二次方程式 x²+ax+b=0 において、解と係数の関係は数学の基本事項のひとつです。特に、実数α、βが存在して α+β=-a、αβ=b を満たす場合、判別式 D=a²-4b がどのような値をとるのかを理解することで、二次方程式とその解の関係をより深く把握できます。本記事では、解と係数の関係から判別式の符号を考える方法を解説します。
解と係数の関係とは
二次方程式 x²+ax+b=0 が実数解 α、β を持つとき、次の関係が成り立ちます。
α+β=-a
αβ=b
これはヴィエタの公式と呼ばれるもので、二次方程式の係数と解を結び付ける重要な公式です。
逆に、実数α、βが存在してこれらの条件を満たすなら、方程式は (x-α)(x-β)=0 と因数分解できます。
判別式を解の式で表してみる
判別式 D は通常 D=a²-4b と定義されます。
ここで α+β=-a、αβ=b を代入すると、
D=(α+β)²-4αβ
となります。
さらに展開すると、
D=α²+2αβ+β²-4αβ
D=α²-2αβ+β²
D=(α-β)²
が得られます。
なぜ判別式が負にならないのか
実数の二乗は必ず0以上です。そのため、
D=(α-β)²≧0
が常に成立します。
つまり、実数α、βが存在して α+β=-a、αβ=b を満たしている時点で、判別式が負になることはありません。
判別式が負になる場合は、そもそも実数解が存在せず、解は複素数となります。
具体例で確認する
例えば α=2、β=5 とします。
このとき、
| 項目 | 値 |
|---|---|
| α+β | 7 |
| αβ | 10 |
| a | -7 |
| b | 10 |
したがって方程式は x²-7x+10=0 です。
判別式を計算すると、
D=(-7)²-4×10=49-40=9
また、(α-β)²=(2-5)²=9
となり、両者は一致します。
判別式が0になるケース
αとβが等しい場合には、
D=(α-β)²=0
となります。
例えば x²-6x+9=0 は、(x-3)²=0 と因数分解でき、重解 x=3 を持ちます。

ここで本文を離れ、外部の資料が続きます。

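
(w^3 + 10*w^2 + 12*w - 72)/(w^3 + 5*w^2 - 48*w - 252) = (w - 2)/(w - 7)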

このように判別式が0であることは、2つの解が一致することを意味しています。
まとめ
二次方程式 x²+ax+b=0 において、実数α、βが存在し α+β=-a、αβ=b を満たすなら、判別式は D=(α-β)² と表せます。
実数の二乗は必ず0以上であるため、判別式が負になることはありません。したがって、実数α、βが存在するにもかかわらず判別式が負になるケースは存在しないことが数学的に証明できます。
判別式と解の関係を理解すると、二次方程式の性質をより効率よく判断できるようになります。